At the reception held in the big backyard behind her parent’s two-story home, Rosemary stayed as far from Drake as possible and smiled at guests until her face went numb. She’d only had a few minutes alone to read over the material her sisters had gathered for her, but what they uncovered confirmed her fears.
“If you keep downing champagne like that,” whispered Ginger in Rosemary’s ear, “you’re going to pass out before you get to see what Drake is wearing under that kilt.”
“Good point.” Rosemary finished off the flute of bubbly and headed to the bar for refill.
“Go dance with your husband.” Ginger grabbed the empty glass out of her hand, spun her around and shoved her into Drake’s open arms. “Hey, D-man! Is it true what they say about a Scot’s kilt?”
“Lassie, I’d offer you a peek,” said Drake in a thick put
-on Scottish brogue, “but your sister would cut off my wee bits.”
“Shoulda snipped you years ago,” said Rosemary, feeling a little dizzy as Drake deftly maneuvered her onto the dance floor. “Then you might not have used your wee bits on that…that…you know.”
“Will you never forgive me, Rosie?”
She didn’t respond. How could she? Goddess, she felt lightheaded. And her heart seemed like it was trying to pound right out of her chest. It wasn’t because she felt so good in her husband’s arms. That he felt so strong and warm and virile. No. Being held by Drake was definitely not why she felt flushed and happy.

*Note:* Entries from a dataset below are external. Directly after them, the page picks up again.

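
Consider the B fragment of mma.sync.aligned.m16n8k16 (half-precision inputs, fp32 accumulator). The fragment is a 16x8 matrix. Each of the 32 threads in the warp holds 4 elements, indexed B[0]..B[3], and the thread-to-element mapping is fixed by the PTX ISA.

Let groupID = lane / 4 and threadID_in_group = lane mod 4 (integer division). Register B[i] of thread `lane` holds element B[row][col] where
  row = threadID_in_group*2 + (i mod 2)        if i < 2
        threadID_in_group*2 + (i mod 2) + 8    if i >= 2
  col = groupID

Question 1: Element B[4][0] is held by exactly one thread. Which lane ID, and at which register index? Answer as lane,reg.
c=0→G=0  r=4→rhi=0,T=2,p=0
L=0*4+2=2  i=0*2+0=0

2,0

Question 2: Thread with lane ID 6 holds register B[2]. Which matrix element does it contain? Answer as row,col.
lane 6→6/4=1, 6 mod 4=2
i=2  r:2·2+0+8→12  c:1

12,1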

“I’m not happy,” she said, to verbally counteract that teeny ember of joy.
“You’re the one who ran away and refused to speak to me.” Drake executed a spin and twirled her back into his embrace. “You’re the one holding a grudge.”
“At least I wasn’t the one holding a nymph.” Rosemary swallowed the knot in her throat. “You’re a warlock. You can fuck anyone you want before the Binding. I’m the one who had to cross her legs and wait.”

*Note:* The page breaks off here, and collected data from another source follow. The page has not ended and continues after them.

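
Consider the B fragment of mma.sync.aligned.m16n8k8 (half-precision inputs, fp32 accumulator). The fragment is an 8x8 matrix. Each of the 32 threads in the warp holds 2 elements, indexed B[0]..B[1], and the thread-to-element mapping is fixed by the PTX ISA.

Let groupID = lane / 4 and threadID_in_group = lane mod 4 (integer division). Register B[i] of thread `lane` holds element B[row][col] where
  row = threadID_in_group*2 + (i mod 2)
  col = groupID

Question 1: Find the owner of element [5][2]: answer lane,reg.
10,1

c:2=>grp=2  r:5=>tig=2,lo=1
L=2*4+2=10  i=1=1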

Drake stiffened and his eyes went cold. He whirled her off the dance floor then grabbed her arm and led into her parents’ house.
Having spent many days of his youth in her home, Rosemary knew he was very aware which bedroom belonged to her.
He hauled her upstairs then into the room that held only her stripped twin bed and packed boxes. He slammed shut the door.
“The only person I’ve ever wanted to fuck was you. I don’t give a good goddamn what the outdated rules of Binding say… There was no one, ever, in my heart but you, Rosemary Thorne.” His anger was palpable. Rosemary backed up a step and he followed her, an unrelenting shadow of rage.
Tears pooled in her eyes but she blinked them away. “You don’t have to lie to me. I haven’t been with anyone else. I followed the rules of the Binding. You will have your virgin bride.”